Bien qu’il concerne près d’une grossesse sur 500, le déni de grossesse reste encore aujourd’hui une pathologie souvent taboue. Il se définit comme le fait d’être enceinte depuis au moins trois mois, sans avoir conscience de l’être. Certaines femmes s’aperçoivent de leur grossesse au cours des deuxièmes ou troisièmes trimestres, tandis que d’autres ne se rendent compte de rien jusqu’à l’accouchement. Une meilleure information du grand public et une formation adaptée des professionnels de santé sont nécessaires pour accompagner les femmes présentant un déni de grossesse et en minimiser les conséquences pour la mère et l’enfant.

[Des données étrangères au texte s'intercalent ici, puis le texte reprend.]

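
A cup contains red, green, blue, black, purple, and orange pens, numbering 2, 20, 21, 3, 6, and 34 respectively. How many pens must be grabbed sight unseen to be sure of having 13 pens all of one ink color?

In the worst case we take at most 12 of each ink color, but all 2 red, all 3 black, and all 6 purple (fewer than 12), giving 2 + 12 + 12 + 3 + 6 + 12 = 47.
One more pen then forces some ink color to 13, so 47 + 1 = 48.

48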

Définition et manifestations du déni de grossesse
Une grossesse invisible
Le déni de grossesse est l’une des formes de négation de la grossesse, avec les grossesses dissimulées (grossesses cachées) ou la dénégation de grossesse (grossesses refusées). Il correspond au fait d’être enceinte depuis au moins trois mois sans avoir conscience de l’être. Certaines femmes témoignent cependant de certains moments de conscience au cours du déni de grossesse. Dans tous les cas, le déni de grossesse n’a souvent rien à voir avec l’envie ou non d’avoir un enfant.
À savoir ! Le déni de grossesse est catégorisé comme un trouble de la gestation psychique. En réalité, il correspond à un mécanisme de défense inconscient du cerveau à l’encontre d’un traumatisme ou d’une angoisse.
Il en existe plusieurs formes :
- Le déni de grossesse partiel, si la femme découvre sa grossesse avant le terme ;
- Le déni de grossesse total, s’il perdure tout au long de la grossesse et se termine par un accouchement inopiné. Il peut même se poursuivre au-delà de l’accouchement, pendant une période variable selon les femmes.
À savoir ! Le déni de grossesse ne doit pas être confondu avec une grossesse cachée, situation dans laquelle la femme choisit délibérément de dissimuler son état à son entourage, tout en ayant bien conscience d’être enceinte.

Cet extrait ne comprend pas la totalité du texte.